Analemma_ · 2026-03-10T17:12:50 1773162770

Do you have evidence for any of this, or are you repeating a bunch of buzzwords you’ve heard breathlessly repeated on Twitter?

raggi · 2026-03-11T14:02:20 1773237740

Many techniques are documented in papers, particularly those coming out of the Asian teams. I know of work going on in western providers that is similarly advanced. In short, read the papers.

nullstyle · 2026-03-10T14:51:45 1773154305

Evidence?

fennecfoxy · 2026-03-10T09:55:28 1773136528

I mean GN has covered the Nvidia black market in China enough that we pretty much know that they run on Nvidia hardware still.

dryarzeg · 2026-03-10T10:06:36 1773137196

How is this related to the inference, may I ask? Except for some very hardware-specific optimizations of model architecture, there's nothing to prevent one to host these models on your own infrastructure. And that's what actually many OpenRouter providers, at least some of which are based in US, are doing. Because most of Chinese models mentioned here are open-weight (except for Qwen who has one proprietary "Max" model), and literally anyone can host them, not just someone from China. So it just doesn't really matter.
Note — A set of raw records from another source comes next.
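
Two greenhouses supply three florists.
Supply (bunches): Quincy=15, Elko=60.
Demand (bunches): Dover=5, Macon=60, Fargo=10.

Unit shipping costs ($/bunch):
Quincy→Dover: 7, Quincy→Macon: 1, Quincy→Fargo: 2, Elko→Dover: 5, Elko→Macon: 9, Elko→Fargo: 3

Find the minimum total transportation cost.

An optimal shipping plan:
  Quincy–Macon: 15 × $1 = $15
  Elko–Dover: 5 × $5 = $25
  Elko–Macon: 45 × $9 = $405
  Elko–Fargo: 10 × $3 = $30
Total = 15 + 25 + 405 + 30 = $475.

475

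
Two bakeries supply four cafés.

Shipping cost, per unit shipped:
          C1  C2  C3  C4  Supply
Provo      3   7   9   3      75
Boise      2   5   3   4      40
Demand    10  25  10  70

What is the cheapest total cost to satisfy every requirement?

390

An optimal shipping plan:
  Provo–C1: 5 × 3 = 15
  Provo–C4: 70 × 3 = 210
  Boise–C1: 5 × 2 = 10
  Boise–C2: 25 × 5 = 125
  Boise–C3: 10 × 3 = 30
Total = 15 + 210 + 10 + 125 + 30 = 390.
(Supply check: Provo ships 75; Boise ships 40.)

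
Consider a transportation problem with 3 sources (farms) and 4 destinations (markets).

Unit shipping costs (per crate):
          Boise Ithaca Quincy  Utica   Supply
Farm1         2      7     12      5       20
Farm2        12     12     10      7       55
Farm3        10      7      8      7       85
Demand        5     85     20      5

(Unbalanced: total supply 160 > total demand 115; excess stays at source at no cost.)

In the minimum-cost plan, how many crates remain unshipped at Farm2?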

fennecfoxy · 2026-03-10T10:26:36 1773138396

I mean sure, but in terms of cost per dollar/per watt of inference Nvidia's GPUs are pretty up there - unless China is pumping out domestic chips cheaply enough.

Also with Nvidia you get the efficiency of everything (including inference) built on/for Cuda, even efforts to catch AMD up are still ongoing afaik.
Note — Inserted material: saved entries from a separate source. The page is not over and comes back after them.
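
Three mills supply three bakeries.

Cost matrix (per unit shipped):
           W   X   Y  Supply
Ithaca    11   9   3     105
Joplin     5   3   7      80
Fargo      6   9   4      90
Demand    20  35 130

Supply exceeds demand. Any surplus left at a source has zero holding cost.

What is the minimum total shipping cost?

620

One minimum-cost allocation:
  Ithaca->Y: 105 × 3 = 315
  Joplin->W: 20 × 5 = 100
  Joplin->X: 35 × 3 = 105
  Fargo->Y: 25 × 4 = 100
Total = 315 + 100 + 105 + 100 = 620.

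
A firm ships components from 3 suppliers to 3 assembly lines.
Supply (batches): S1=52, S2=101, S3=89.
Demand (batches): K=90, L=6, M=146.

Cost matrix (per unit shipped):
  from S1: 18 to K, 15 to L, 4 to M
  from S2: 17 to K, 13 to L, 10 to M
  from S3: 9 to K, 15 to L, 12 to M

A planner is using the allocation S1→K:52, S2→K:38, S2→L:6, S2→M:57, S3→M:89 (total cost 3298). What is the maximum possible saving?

1254

Current plan cost = 52·18 + 38·17 + 6·13 + 57·10 + 89·12 = 3298.
Optimal plan:
  S1 to M: 52 batches
  S2 to K: 1 batches
  S2 to L: 6 batches
  S2 to M: 94 batches
  S3 to K: 89 batches
Optimal cost = 2044.
Saving = 3298 − 2044 = 1254.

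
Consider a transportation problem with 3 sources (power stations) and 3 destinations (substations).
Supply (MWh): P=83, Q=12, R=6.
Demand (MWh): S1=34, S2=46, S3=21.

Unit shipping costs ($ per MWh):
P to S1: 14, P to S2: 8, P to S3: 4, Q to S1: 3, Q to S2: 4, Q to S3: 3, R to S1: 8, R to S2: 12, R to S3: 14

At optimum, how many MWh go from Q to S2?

Optimal shipments:
  P to S1: 16 MWh
  P to S2: 46 MWh
  P to S3: 21 MWh
  Q to S1: 12 MWh
  R to S1: 6 MWh
Total cost = $760.
The route Q→S2 is not used.

0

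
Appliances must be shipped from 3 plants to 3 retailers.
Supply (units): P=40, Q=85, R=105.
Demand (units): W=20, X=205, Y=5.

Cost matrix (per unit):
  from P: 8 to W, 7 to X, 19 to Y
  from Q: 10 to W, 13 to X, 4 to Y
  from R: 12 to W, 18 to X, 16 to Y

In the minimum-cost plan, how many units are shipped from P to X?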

I wouldn't be surprised if things like DS were trained and now hosted on Nvidia hardware.

re-thc · 2026-03-10T10:51:01 1773139861

> unless China is pumping out domestic chips cheaply enough

They are. Nvidia makes A LOT of profit. Hey, top stock for a reason.

> I wouldn't be surprised if things like DS were trained and now hosted on Nvidia hardware

DS is "old". I wouldn't study them. The new 1s have a mandate to at least run on local hardware. There are data center requirements.
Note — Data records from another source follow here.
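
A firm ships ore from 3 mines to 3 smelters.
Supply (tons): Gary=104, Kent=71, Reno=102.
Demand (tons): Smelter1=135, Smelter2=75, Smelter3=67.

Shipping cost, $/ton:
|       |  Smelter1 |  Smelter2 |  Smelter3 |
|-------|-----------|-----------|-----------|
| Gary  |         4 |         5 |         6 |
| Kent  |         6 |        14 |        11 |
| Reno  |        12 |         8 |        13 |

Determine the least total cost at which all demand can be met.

1873

A cheapest plan:
  Gary->Smelter1: 64 tons
  Gary->Smelter3: 40 tons
  Kent->Smelter1: 71 tons
  Reno->Smelter2: 75 tons
  Reno->Smelter3: 27 tons
Total cost = $1873.
(Supply check: Gary ships 104; Kent ships 71; Reno ships 102.)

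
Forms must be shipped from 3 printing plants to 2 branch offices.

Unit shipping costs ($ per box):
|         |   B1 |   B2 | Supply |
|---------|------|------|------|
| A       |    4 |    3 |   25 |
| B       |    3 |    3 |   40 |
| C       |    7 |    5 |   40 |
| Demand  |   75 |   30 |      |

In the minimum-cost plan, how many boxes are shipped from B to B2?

Optimal shipments:
  A->B1: 25 × $4 = $100
  B->B1: 40 × $3 = $120
  C->B1: 10 × $7 = $70
  C->B2: 30 × $5 = $150
Total cost = $440.
The route B→B2 is not used.

0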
I agree it could still be trained on Nvidia GPUs (black market etc), but not running.

yorwba · 2026-03-10T11:05:18 1773140718

> The new 1s have a mandate to at least run on local hardware.

They do? Source?

But if that's true, it would explain why Minimax, Z.ai and Moonshot are all organized as Singaporean holding companies, with claimed data center locations (according to OpenRouter) in the US or Singapore and only the devs in China. Can't be forced to use inferior local hardware if you're just a body shop for a "foreign" AI company. ;)

re-thc · 2026-03-10T11:33:22 1773142402

> with claimed data center locations (according to OpenRouter) in the US or Singapore and only the devs in China

They just have a China only endpoint and likely a company under a different name.

Nothing to do with AI. TikTok is similar (global vs China operations).